En l’espèce, le recours a été interjeté en temps utile devant
l’autorité compétente par le condamné qui a qualité pour recourir (art. 382
al. 1 CPP) et dans les formes prescrites (art. 385 al. 1 CPP), de sorte qu’il
est recevable.
2.1L’ordonnance pénale est notifiée par écrit aux personnes et
aux autorités qui ont qualité pour former opposition (art. 353 al. 3 CPP).
Peuvent former opposition contre l’ordonnance pénale devant le Ministère
public, par écrit et dans les dix jours, le prévenu, les autres personnes
concernées et, si cela est prévu, le premier procureur ou le procureur
général de la Confédération ou du canton, dans le cadre de la procédure
pénale pertinente (art. 354 al. 1 CPP).

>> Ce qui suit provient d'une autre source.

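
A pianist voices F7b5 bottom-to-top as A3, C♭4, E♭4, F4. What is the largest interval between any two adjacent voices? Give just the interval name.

Adjacent intervals: A3→C♭4 = diminished third; C♭4→E♭4 = major third; E♭4→F4 = major second.
The largest is C♭4 to E♭4, a major third (4 semitones).

major 3rd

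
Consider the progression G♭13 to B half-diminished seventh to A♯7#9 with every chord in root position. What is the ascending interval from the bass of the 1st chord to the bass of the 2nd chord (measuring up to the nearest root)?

The roots are G♭ and B.
From G♭ to B: 5 semitones over a third = augmented.

augmented 3rd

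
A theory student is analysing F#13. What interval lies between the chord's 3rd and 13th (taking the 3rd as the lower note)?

perfect eleventh

The chord tones of F# dominant thirteenth are F#-A#-C#-E-G#-D#.
That puts A# below D#.
Counting 11 letters and 17 half steps from A# gives a perfect eleventh.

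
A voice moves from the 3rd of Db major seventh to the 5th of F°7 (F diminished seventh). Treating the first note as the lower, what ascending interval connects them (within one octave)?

The 3rd of Db major seventh is F; the 5th of F°7 (F diminished seventh) is Cb.
5 letter names make it a fifth; at 6 semitones (a half step narrower than perfect) the quality is diminished.

diminished fifth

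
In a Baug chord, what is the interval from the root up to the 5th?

augmented fifth

Baug is spelled B–D♯–F𝄪.
That puts B below F𝄪.
B up to F𝄪 is 8 semitones, a half step wider than a perfect fifth, so the interval is augmented.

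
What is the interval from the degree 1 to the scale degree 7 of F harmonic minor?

major 7th

Spelling F harmonic minor: F G Ab Bb C Db E.
Degree 1 = F; 7th scale degree = E.
Counting 7 letters and 11 half steps from F gives a major seventh.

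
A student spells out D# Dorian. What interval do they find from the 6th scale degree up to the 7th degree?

minor second

Spelling D# Dorian: D# E# F# G# A# B# C#.
The 6th scale degree is B# and the 7th scale degree is C#.
B# up to C# is 1 semitone, a half step narrower than a major second, so the interval is minor.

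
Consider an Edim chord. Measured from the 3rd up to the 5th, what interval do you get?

minor 3rd

The chord tones of Edim are E–G–B♭.
The 3rd is G and the 5th is B♭.
G up to B♭ is 3 semitones, a half step narrower than a major third, so the interval is minor.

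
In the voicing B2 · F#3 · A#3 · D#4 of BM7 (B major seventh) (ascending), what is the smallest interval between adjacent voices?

M3

Adjacent intervals: B2→F#3 = perfect fifth; F#3→A#3 = major third; A#3→D#4 = perfect fourth.
The smallest is F#3 to A#3, a major third (4 semitones).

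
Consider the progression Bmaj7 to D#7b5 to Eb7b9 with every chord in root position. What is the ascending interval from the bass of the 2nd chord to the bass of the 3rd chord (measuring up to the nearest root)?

The roots are D# and Eb.
2 letter names make it a second; at 0 semitones (a whole step narrower than major) the quality is diminished.

diminished second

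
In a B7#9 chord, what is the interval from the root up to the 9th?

B7#9: B-D#-F#-A-C##.
So we need the interval from B up to C##.
9 letter names make it a ninth; at 15 semitones (a half step wider than major) the quality is augmented.

A9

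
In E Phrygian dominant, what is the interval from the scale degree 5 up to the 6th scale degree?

minor second

The scale runs E F G♯ A B C D.
That puts B below C.
B up to C is 1 semitone, a half step narrower than a major second, so the interval is minor.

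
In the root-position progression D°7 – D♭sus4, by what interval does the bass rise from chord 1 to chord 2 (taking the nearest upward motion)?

diminished 8th

The roots are D and D♭.
From D to D♭: 11 semitones over an octave = diminished.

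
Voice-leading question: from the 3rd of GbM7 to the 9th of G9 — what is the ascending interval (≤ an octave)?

major 7th

The 3rd of GbM7 is Bb; the 9th of G9 is A.
From Bb to A is 11 semitones, exactly the major seventh.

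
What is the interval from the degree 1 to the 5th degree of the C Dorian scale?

Spelling the C Dorian scale: C D Eb F G A Bb.
The degree 1 is C and the 5th scale degree is G.
C up to G spans 5 letter names and 7 semitones — a perfect fifth.

P5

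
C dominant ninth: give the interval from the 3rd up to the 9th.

minor seventh

C9 (C dominant ninth) is spelled C, E, G, Bb, D.
3rd = E; 9th = D.
E up to D is 10 semitones, a half step narrower than a major seventh, so the interval is minor.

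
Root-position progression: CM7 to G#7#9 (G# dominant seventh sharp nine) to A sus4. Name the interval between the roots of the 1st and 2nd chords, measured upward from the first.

The roots are C and G#.
C up to G# is 8 semitones, a half step wider than a perfect fifth, so the interval is augmented.

augmented fifth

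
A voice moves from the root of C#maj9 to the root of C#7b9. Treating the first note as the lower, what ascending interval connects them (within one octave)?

C#maj9 has C# as its root, and C#7b9 has C# as its root.
C# up to C# spans 1 letter names and 0 semitones — a perfect unison.

perfect unison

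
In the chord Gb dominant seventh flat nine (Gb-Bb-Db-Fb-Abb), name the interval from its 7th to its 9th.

So we need the interval from Fb up to Abb.
3 letter names make it a third; at 3 semitones (a half step narrower than major) the quality is minor.

minor third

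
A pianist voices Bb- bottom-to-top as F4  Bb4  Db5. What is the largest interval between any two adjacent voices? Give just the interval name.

perfect 4th

Adjacent intervals: F4→Bb4 = perfect fourth; Bb4→Db5 = minor third.
The largest is F4 to Bb4, a perfect fourth (5 semitones).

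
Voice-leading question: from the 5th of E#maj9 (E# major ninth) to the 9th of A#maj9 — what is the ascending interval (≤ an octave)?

perfect unison

E#maj9 (E# major ninth) has B# as its 5th, and A#maj9 has B# as its 9th.
B# up to B# spans 1 letter names and 0 semitones — a perfect unison.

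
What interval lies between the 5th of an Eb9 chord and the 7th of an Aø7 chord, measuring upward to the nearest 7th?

major sixth

Eb9 has Bb as its 5th, and Aø7 has G as its 7th.
Counting 6 letters and 9 half steps from Bb gives a major sixth.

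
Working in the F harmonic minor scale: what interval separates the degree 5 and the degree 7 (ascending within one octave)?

F harmonic minor: F G A♭ B♭ C D♭ E.
That puts C below E.
Counting 3 letters and 4 half steps from C gives a major third.

M3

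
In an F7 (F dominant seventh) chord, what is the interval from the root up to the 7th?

The chord tones of F dominant seventh are F-A-C-Eb.
So we need the interval from F up to Eb.
7 letter names make it a seventh; at 10 semitones (a half step narrower than major) the quality is minor.

m7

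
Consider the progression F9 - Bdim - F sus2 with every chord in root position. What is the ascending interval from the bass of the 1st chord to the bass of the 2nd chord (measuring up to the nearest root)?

augmented fourth

The roots are F and B.
From F to B: 6 semitones over a fourth = augmented.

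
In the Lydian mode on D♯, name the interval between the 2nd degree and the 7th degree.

major sixth

D♯ lydian: D♯ E♯ F𝄪 G𝄪 A♯ B♯ C𝄪.
That puts E♯ below C𝄪.
Counting 6 letters and 9 half steps from E♯ gives a major sixth.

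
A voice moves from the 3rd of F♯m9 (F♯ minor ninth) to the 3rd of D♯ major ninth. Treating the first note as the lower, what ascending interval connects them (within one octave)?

augmented sixth

The 3rd of F♯m9 (F♯ minor ninth) is A; the 3rd of D♯ major ninth is F𝄪.
A up to F𝄪 is 10 semitones, a half step wider than a major sixth, so the interval is augmented.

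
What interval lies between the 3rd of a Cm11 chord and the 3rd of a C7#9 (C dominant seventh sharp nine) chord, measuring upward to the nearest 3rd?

augmented unison

The 3rd of Cm11 is Eb; the 3rd of C7#9 (C dominant seventh sharp nine) is E.
Eb up to E is 1 semitone, a half step wider than a perfect unison, so the interval is augmented.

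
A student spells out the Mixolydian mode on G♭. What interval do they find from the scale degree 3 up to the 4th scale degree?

Spelling the Mixolydian mode on G♭: G♭ A♭ B♭ C♭ D♭ E♭ F♭.
So we need the interval from B♭ up to C♭.
B♭ up to C♭ is 1 semitone, a half step narrower than a major second, so the interval is minor.

minor 2nd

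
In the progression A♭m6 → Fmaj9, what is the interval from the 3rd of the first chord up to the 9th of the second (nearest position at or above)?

augmented fifth

A♭m6 has C♭ as its 3rd, and Fmaj9 has G as its 9th.
From C♭ to G: 8 semitones over a fifth = augmented.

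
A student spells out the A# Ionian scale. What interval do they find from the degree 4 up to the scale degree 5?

A# major: A# B# C## D# E# F## G##.
So we need the interval from D# up to E#.
From D# to E# is 2 semitones, exactly the major second.

major second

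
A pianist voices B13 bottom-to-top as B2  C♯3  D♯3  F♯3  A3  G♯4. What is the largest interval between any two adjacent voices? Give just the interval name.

Adjacent intervals: B2→C♯3 = major second; C♯3→D♯3 = major second; D♯3→F♯3 = minor third; F♯3→A3 = minor third; A3→G♯4 = major seventh.
The largest is A3 to G♯4, a major seventh (11 semitones).

M7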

Si aucune opposition n’est
valablement formée, l’ordonnance pénale est assimilée à un jugement
entré en force (art. 354 al. 3 CPP). En application de l'art. 356 al. 2 CPP, le
tribunal de première instance statue sur la validité de l'ordonnance pénale
et de l'opposition. Si l'opposition a été formée tardivement, le tribunal la
déclare irrecevable. Elle est tardive si elle a été adressée au Ministère
public après le délai de dix jours prévu par l'art. 354 al. 1 CPP.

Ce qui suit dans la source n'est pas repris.